25/9/2020 - Com certeza, a sociedade, exceto os cultores do direito, gostaria de saber qual a real função institucional do Supremo Tribunal Federal no sistema jurisdicional do País. Bem !  A função fundamental e imprescindível da Corte Suprema está disciplinada pelo artigo 102 da Constituição Federal.
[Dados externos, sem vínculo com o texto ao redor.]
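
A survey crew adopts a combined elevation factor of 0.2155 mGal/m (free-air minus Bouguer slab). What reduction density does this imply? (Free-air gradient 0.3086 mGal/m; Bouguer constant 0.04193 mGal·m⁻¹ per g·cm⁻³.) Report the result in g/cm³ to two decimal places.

2.22

0.2155 = 0.3086 − 0.04193 × ρ
ρ = (0.3086 − 0.2155) / 0.04193 = 2.22 g/cm³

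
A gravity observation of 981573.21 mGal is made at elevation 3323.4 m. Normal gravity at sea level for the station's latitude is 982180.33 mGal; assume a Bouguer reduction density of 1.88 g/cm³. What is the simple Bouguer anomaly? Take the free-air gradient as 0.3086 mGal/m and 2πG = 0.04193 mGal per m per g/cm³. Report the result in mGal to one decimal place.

156.5

Free-air correction = 0.3086 × 3323.4 = 1025.60 mGal
Free-air anomaly = 981573.21 − 982180.33 + (1025.60) = 418.48 mGal
Bouguer slab correction = 0.04193 × 1.88 × 3323.4 = 261.98 mGal
Simple Bouguer anomaly = 418.48 − (261.98) = 156.50 mGal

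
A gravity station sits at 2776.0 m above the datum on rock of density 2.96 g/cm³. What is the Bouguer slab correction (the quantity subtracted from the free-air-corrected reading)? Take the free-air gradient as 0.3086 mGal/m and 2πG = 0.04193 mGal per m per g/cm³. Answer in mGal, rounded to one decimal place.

344.5

Bouguer slab correction = 0.04193 × 2.96 × 2776.0 = 344.5 mGal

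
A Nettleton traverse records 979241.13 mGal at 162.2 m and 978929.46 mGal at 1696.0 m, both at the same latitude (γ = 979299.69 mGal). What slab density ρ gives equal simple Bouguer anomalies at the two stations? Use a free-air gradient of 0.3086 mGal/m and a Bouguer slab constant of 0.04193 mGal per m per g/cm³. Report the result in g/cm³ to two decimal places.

Δg_obs = 978929.46 − 979241.13 = -311.67 mGal over Δh = 1696.0 − 162.2 = 1533.8 m
Equal Bouguer anomalies ⇒ Δg_obs + (0.3086 − 0.04193ρ)·Δh = 0
0.3086 − 0.04193ρ = −Δg_obs/Δh = 0.20320
ρ = (0.3086 − 0.20320) / 0.04193 = 2.51 g/cm³

2.51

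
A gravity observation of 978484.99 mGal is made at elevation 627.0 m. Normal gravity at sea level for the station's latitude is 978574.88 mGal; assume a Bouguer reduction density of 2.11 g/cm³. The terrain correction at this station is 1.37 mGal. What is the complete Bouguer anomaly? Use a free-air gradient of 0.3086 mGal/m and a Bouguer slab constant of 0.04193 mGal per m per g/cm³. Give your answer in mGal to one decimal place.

49.5

Free-air correction = 0.3086 × 627.0 = 193.49 mGal
Free-air anomaly = 978484.99 − 978574.88 + (193.49) = 103.60 mGal
Bouguer slab correction = 0.04193 × 2.11 × 627.0 = 55.47 mGal
Simple Bouguer anomaly = 103.60 − (55.47) = 48.13 mGal
Complete Bouguer anomaly = 48.13 + 1.37 = 49.50 mGal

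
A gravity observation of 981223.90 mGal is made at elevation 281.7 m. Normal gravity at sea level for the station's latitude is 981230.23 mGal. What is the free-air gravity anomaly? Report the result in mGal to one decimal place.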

Basicamente compete ao STF julgar ação que contraria a Constituição Federal e os agentes que têm foro privilegiado, assim como consoante inciso III do referido dispositivo julgar, mediante recurso extraordinário, as causas decididas em única e última instância quando a decisão recorrida: a) contrariar dispositivo da CF; b) declarar a inconstitucionalidade de tratado ou lei federal; c) julgar válida lei ou ato de governo local contestado em face da CF; d) julgar válida lei contestada em face de lei federal e da Constituição Federal, com a ressalva de que não há hipótese para interferência em conflito político.
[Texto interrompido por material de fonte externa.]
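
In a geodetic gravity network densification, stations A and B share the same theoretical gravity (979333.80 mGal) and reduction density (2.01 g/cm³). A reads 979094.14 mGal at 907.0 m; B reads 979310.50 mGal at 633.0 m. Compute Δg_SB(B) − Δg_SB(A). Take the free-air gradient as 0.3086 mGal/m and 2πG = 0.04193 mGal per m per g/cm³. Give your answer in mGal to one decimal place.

154.9

Δg_SB(A) = 979094.14 − 979333.80 + 0.3086×907.0 − 0.04193×2.01×907.0 = -36.20 mGal
Δg_SB(B) = 979310.50 − 979333.80 + 0.3086×633.0 − 0.04193×2.01×633.0 = 118.70 mGal
Difference = 118.70 − (-36.20) = 154.90 mGal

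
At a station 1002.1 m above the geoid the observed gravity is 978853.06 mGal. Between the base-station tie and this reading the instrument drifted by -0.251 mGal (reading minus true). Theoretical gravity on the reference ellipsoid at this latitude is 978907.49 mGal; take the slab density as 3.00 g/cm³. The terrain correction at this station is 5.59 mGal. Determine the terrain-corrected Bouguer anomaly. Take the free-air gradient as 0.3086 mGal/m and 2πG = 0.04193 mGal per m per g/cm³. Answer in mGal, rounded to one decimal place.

134.6

Drift-corrected reading = 978853.06 − (-0.251) = 978853.311 mGal
Free-air correction = 0.3086 × 1002.1 = 309.25 mGal
Free-air anomaly = 978853.311 − 978907.49 + (309.25) = 255.071 mGal
Bouguer slab correction = 0.04193 × 3.00 × 1002.1 = 126.05 mGal
Simple Bouguer anomaly = 255.071 − (126.05) = 129.021 mGal
Complete Bouguer anomaly = 129.021 + 5.59 = 134.611 mGal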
O Supremo Tribunal Federal é distinguido e  destacado como sendo a mais alta instância do Poder Judiciá-rio. É um órgão especial, com típica competência visando a  defesa das leis constitucionais. Por isso, julga questões de constitucionalidade e de inconstitucionalidade de interesse social independentemente de litígios remarcados por caso concreto. Daí ter função precípuamente institucional e possuir o título de guardião da Constituição Federal. E  compete-lhe, para tanto, apreciar e decidir com força de lei fatos e atos que causam lesão ou ameaça à Lei Maior e suas decisões esgotam a fase recursal, ou seja, não comportam mais nenhum tipo de recurso.  Tem-se, destarte,  que a função específica do Supremo Tribunal Federal é jurisdicional para conhecer e julgar matéria de ordem constitucional, podendo até mesmo  invalidar lei considerada inconstitucional.
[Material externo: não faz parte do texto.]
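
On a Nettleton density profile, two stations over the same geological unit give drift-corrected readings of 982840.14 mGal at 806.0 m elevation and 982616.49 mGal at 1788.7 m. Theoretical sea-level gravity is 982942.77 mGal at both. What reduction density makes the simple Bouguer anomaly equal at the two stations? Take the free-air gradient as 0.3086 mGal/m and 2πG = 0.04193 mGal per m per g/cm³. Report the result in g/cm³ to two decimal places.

Δg_obs = 982616.49 − 982840.14 = -223.65 mGal over Δh = 1788.7 − 806.0 = 982.7 m
Equal Bouguer anomalies ⇒ Δg_obs + (0.3086 − 0.04193ρ)·Δh = 0
0.3086 − 0.04193ρ = −Δg_obs/Δh = 0.22759
ρ = (0.3086 − 0.22759) / 0.04193 = 1.93 g/cm³

1.93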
Pois bem !  Porém, embora bem definido pelo artigo 102 da Constituicão Federal que a função primordial do STF é exercida, especificamente, no campo constitucional, alguns ministros, extrapolando o terreno jurisdicional, invadem constantemente área de atribuição de outro órgão e, tudo evidencia que se esquecem que podem apenas invalidar lei de conteúdo e aspecto inconstitucional, que afronta ou contraria a Carta Magna e, não se posicionarem como se legislador fossem para criar projeto ou até mesmo norma excepcional a cargo do poder discricionário dos ocupantes de função de outro órgão.  E, além do mais, há decisões anômalas que interferem e maculam o primado da impessoalidade  e tantas outras atípicas que desprezam o princípio da imparcialidade que, lamentavelmente acabam expondo a descrédito a própria Suprema Corte.

Com efeito, todavia, com a assunção do ministro Luís Fux, cuja origem é de juiz de carreira, para o cargo de presidente do Supremo Tribunal Federal, a quem desejamos boa sorte, renasce a confiança e a esperança do retorno de uma atividade jurisdicional focada para conhecer e decidir questões afetas, exclusivamente, à Constituição Federal. Aliás, em seu discurso o eminente ministro acentuou que conflito de conotação política deverá receber resolução do Executivo ou do Legislativo, sem interferência do Judiciário. Ademais, explicitou seu apoio à Lava Jato no combate à endêmica corrupção, assim como defendeu a preservação da independência e autonomia dos poderes da República, a liberdade de expressão e de imprensa. Portanto, neste contexto, é tarefa urgente da Suprema Corte, por uma margem se distanciar de polêmica da área da política e, por outro horizonte, reconquistar a confiança e a credibilidade da sociedade, sendo que, para tanto, bastam seus ministros atuarem apenas dentro dos parâmetros estabelecidos pelo artigo 102 da Carta Magna, o que seria relevante  motivação para a estabilidade institucional.